Ho postato l'articolo di Megachip con scarso entusiasmo. Lo scritto è ottimo per rinfocolare una tradizione movimentista tanto velleitaria quanto inconcludente, sebbene basata su presupposti ragionevolemente iscritti nella ricorsività degli eventi e su premesse logiche e politiche condivisibili, ma che proprio per questo ti lasciano l'amaro in bocca e un senso di già visto e già sentito.
Ho partecipato a decine di manifestazioni oceaniche contro la guerra e non sono servite a niente, non hanno spostato di una virgola l'assetto geopolitico di un mondo dominato da logiche di dominio e mercantili. Non mi sottrarrò all'ennesimo rito pacifista, ma solo per senso etico e non per convinzione politica.

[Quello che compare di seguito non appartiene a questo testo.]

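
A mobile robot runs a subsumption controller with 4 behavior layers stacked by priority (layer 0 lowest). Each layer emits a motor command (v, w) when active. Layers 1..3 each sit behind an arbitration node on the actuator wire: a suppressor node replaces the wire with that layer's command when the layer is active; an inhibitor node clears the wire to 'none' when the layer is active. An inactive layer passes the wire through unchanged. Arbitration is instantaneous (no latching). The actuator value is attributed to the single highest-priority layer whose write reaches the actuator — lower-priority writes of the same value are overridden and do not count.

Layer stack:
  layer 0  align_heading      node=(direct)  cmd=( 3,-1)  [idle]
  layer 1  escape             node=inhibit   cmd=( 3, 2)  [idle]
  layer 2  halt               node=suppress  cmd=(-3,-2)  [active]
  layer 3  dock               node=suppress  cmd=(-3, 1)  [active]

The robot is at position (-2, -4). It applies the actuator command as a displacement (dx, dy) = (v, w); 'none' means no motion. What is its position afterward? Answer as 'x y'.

L0 align_heading: idle → wire = none
L1 escape: idle → wire stays none
L2 halt: active, suppressor → wire = (-3, -2)
L3 dock: active, suppressor → wire = (-3, 1)
actuator = (-3, 1)
position: (-2, -4) + (-3, 1) = (-5, -3)

-5 -3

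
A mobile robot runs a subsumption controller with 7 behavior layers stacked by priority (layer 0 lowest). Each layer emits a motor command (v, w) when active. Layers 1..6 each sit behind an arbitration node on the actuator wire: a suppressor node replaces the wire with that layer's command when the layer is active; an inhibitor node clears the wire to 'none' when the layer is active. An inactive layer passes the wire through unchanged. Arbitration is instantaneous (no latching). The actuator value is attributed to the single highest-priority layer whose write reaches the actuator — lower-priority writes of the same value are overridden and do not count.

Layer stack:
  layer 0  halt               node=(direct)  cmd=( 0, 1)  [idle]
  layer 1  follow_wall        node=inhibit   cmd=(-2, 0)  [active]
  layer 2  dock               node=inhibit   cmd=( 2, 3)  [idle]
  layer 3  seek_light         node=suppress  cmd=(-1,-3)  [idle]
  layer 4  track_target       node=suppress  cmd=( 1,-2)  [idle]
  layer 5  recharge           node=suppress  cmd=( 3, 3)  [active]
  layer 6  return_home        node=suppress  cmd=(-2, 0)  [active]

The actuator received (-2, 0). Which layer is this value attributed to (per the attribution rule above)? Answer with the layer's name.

layer 0 (halt) idle — none
layer 1 (follow_wall) active — inhibits: none
layer 2 (dock) idle — unchanged: none
layer 3 (seek_light) idle — unchanged: none
layer 4 (track_target) idle — unchanged: none
layer 5 (recharge) active — suppresses: (3, 3)
layer 6 (return_home) active — suppresses: (-2, 0)
→ actuator (-2, 0)
last writer: layer 6 = return_home

return_home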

Sono da tempo convinto che per contrastare la guerra serva un contropotere e non il cuore ferito delle moltitudini o la loro generosità. L'aporia del potere è snervante. In pratica sappiamo che ci occorre potere, ma temiamo il suo lato oscuro. Eppure dobbiamo deciderci (le moltitudini? Il movimento? Gli intellettuali? Il popolo?) a metterci ingioco e a pensare a un organismo strutturato e ben organizzato con un'articolazione transanazionale in grado di incidere sulle decisioni dei governi e dare una direzione diversa alla politica.
Non c'è altro modo e dopo millenni di storia dovremmo essere maturi, tanto da immaginare di essere capaci di evitare il rischio di vederci risucchiati da un sistema che va abbattuto.